- Directed by: John Kalangis
- Written by: John Kalangis
- Produced by: Christopher Binney
- Starring: Fabrizio Filippo Shauna MacDonald Kathryn Zenna Scott McCord
- Cinematography: James Griffith Luc Montpellier
- Edited by: Roland Schlimme
- Music by: John Mark Sherlock Richard Underhill
- Production company: 48 FPS Productions
- Distributed by: Sullivan Entertainment
- Release date: December 2005 (Whistler);
- Running time: 75 minutes
- Country: Canada
- Language: English

= Love Is Work =

2005 Canadian film

Love Is Work is a Canadian drama film, directed by John Kalangis and released in 2005. The film centres on five different couples with different issues in their relationships.

Victor (Fabrizio Filippo) and Celia (Shauna MacDonald) are young professionals who are still at an early stage in their relationship, but are reaching the point where it's time to decide whether they want to commit. Harley (Kyree Vibrant) and Shaun (Scott McCord) are partners in both life and music, whose relationship is tested by Harley's suspicion that Shaun is faking a neck injury to avoid an opportunity that could take their career to the next level. Terry (Kalangis) and Sarah (Joa Gamelin) are an older couple challenged by the recent death of Terry's brother, which has resulted in their nephew Josh coming to live with them.

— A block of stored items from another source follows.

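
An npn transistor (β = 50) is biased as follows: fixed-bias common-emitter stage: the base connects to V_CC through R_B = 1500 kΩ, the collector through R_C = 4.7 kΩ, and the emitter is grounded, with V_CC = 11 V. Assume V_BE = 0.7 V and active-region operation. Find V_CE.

Base loop: V_CC = I_B·R_B + V_BE, so I_B = (11 − 0.7)/1500 kΩ = 0.00687 mA.
In the active region I_C = β·I_B = 50 × 0.00687 = 0.343 mA.
Collector loop: V_CE = V_CC − I_C·R_C = 11 − 0.343×4.7 = 9.39 V.
Since V_CE = 9.39 V > V_CE(sat) ≈ 0.2 V, the transistor is in the active region as assumed.

V_CE ≈ 9.4 V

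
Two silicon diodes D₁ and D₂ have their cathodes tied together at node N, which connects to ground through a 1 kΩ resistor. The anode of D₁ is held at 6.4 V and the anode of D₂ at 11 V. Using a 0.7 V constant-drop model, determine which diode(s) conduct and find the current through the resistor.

Assume both conduct. Then node N would need to be at both 6.4−0.7 = 5.7 V and 11−0.7 = 10.3 V, which is impossible.
Assume only D₂ conducts: V_N = 11 − 0.7 = 10.3 V, so I_R = 10.3/1 = 10.3 mA.
Check D₁: its anode-to-cathode voltage is 6.4 − 10.3 = -3.9 V < 0.7 V, so it is off. The assumption is consistent.

Only D₂ conducts; I_R ≈ 10 mA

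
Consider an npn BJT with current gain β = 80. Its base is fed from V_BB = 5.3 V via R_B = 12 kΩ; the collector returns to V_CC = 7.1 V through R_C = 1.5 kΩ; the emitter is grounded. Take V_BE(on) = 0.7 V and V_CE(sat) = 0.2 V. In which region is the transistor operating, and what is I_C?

Assume active: I_B = (5.3 − 0.7)/12 = 0.383 mA, giving I_C = β·I_B = 30.7 mA.
But then V_CE = 7.1 − 30.7×1.5 = -38.9 V < V_CE(sat) = 0.2 V — impossible in the active region.
So the transistor is saturated. With V_CE = 0.2 V, I_C = (V_CC − 0.2)/R_C = 6.9/1.5 = 4.6 mA.
Check: β·I_B = 30.7 mA > I_C = 4.6 mA, confirming saturation.

saturation; I_C ≈ 4.6 mA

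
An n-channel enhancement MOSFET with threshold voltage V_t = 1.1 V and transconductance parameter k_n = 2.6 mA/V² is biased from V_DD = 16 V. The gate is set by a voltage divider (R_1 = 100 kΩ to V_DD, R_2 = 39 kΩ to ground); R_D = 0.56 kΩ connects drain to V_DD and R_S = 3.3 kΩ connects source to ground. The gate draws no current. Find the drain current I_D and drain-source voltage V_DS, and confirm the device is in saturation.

V_G = V_DD·R_2/(R_1+R_2) = 16×39/139 = 4.49 V.
Assume saturation: I_D = (k_n/2)(V_GS − V_t)² with V_GS = V_G − I_D·R_S = 4.49 − 3.3·I_D.
Substituting gives 14.2·I_D² − 30.1·I_D + 14.9 = 0, with roots I_D = 0.791 or 1.33 mA.
The root I_D = 1.33 mA gives V_GS = 0.087 V ≤ V_t, so take I_D = 0.791 mA.
Then V_GS = 1.88 V and V_DS = V_DD − I_D(R_D+R_S) = 16 − 0.791×3.86 = 12.9 V.
Saturation requires V_DS ≥ V_GS − V_t = 0.78 V; 12.9 ≥ 0.78 ✓.

I_D ≈ 0.79 mA, V_DS ≈ 13 V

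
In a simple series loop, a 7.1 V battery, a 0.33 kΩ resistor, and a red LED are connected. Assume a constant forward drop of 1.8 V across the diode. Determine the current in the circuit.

KVL around the loop: 7.1 = V_D + I·R = 1.8 + I × 0.33 kΩ.
So I = (7.1 − 1.8) / 0.33 kΩ = 5.3 / 0.33 = 16.1 mA.

I ≈ 16 mA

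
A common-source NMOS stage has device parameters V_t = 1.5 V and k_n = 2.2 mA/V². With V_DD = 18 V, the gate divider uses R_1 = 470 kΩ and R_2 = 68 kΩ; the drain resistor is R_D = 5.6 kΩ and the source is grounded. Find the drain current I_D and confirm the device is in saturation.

V_G = V_DD·R_2/(R_1+R_2) = 18×68/538 = 2.28 V. With the source grounded, V_GS = V_G = 2.28 V.
Assume saturation: I_D = (k_n/2)(V_GS − V_t)² = (2.2/2)×(2.28 − 1.5)² = 1.1×0.775² = 0.661 mA.
V_DS = V_DD − I_D·R_D = 18 − 0.661×5.6 = 14.3 V.
Saturation requires V_DS ≥ V_GS − V_t = 0.775 V; 14.3 ≥ 0.775 ✓.

I_D ≈ 0.66 mA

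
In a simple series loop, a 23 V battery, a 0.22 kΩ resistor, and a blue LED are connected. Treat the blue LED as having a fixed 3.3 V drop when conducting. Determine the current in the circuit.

KVL around the loop: 23 = V_D + I·R = 3.3 + I × 0.22 kΩ.
So I = (23 − 3.3) / 0.22 kΩ = 19.7 / 0.22 = 89.5 mA.

I ≈ 90 mA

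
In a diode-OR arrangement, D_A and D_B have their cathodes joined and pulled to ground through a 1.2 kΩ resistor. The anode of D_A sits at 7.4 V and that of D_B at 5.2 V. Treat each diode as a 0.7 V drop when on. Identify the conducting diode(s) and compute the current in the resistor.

Assume both conduct. Then node N would need to be at both 7.4−0.7 = 6.7 V and 5.2−0.7 = 4.5 V, which is impossible.
Assume only D_A conducts: V_N = 7.4 − 0.7 = 6.7 V, so I_R = 6.7/1.2 = 5.58 mA.
Check D_B: its anode-to-cathode voltage is 5.2 − 6.7 = -1.5 V < 0.7 V, so it is off. The assumption is consistent.

Only D_A conducts; I_R ≈ 5.6 mA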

Zoe (Natalie Radford) and Kathy (Meredith Vuchnich) are friends getting together to plan Zoe's baby shower, but who have never fully processed their feelings for each other after having briefly been lovers before Zoe married a man. Charlie (Ryan McVittie) and Samantha (Kathryn Zenna) are a couple who have reached the breaking point due to Charlie's jealous belief that Samantha is having an affair.

==Production==
The film was made through a process of improvisation, in which the actors were given broad story outlines but had to improvise their dialogue. It was shot at the Rhino, a restaurant in the Parkdale neighbourhood of Toronto. It was not originally intended as a film, but merely as a workshopping process toward the development of a screenplay; however, after struggling with the process and even undertaking a failed attempt to turn each scene into five separate short films, Kalangis and Roland Schlimme edited the original footage together into a feature film.

==Release==
The film premiered in the Borsos Competition program at the 2005 Whistler Film Festival, where it was named the winner of the Whistler Film Festival Audience Award. At the 2006 Canadian Film Festival, the cast won the award for Best Ensemble Performance.

The film received limited commercial release in 2007.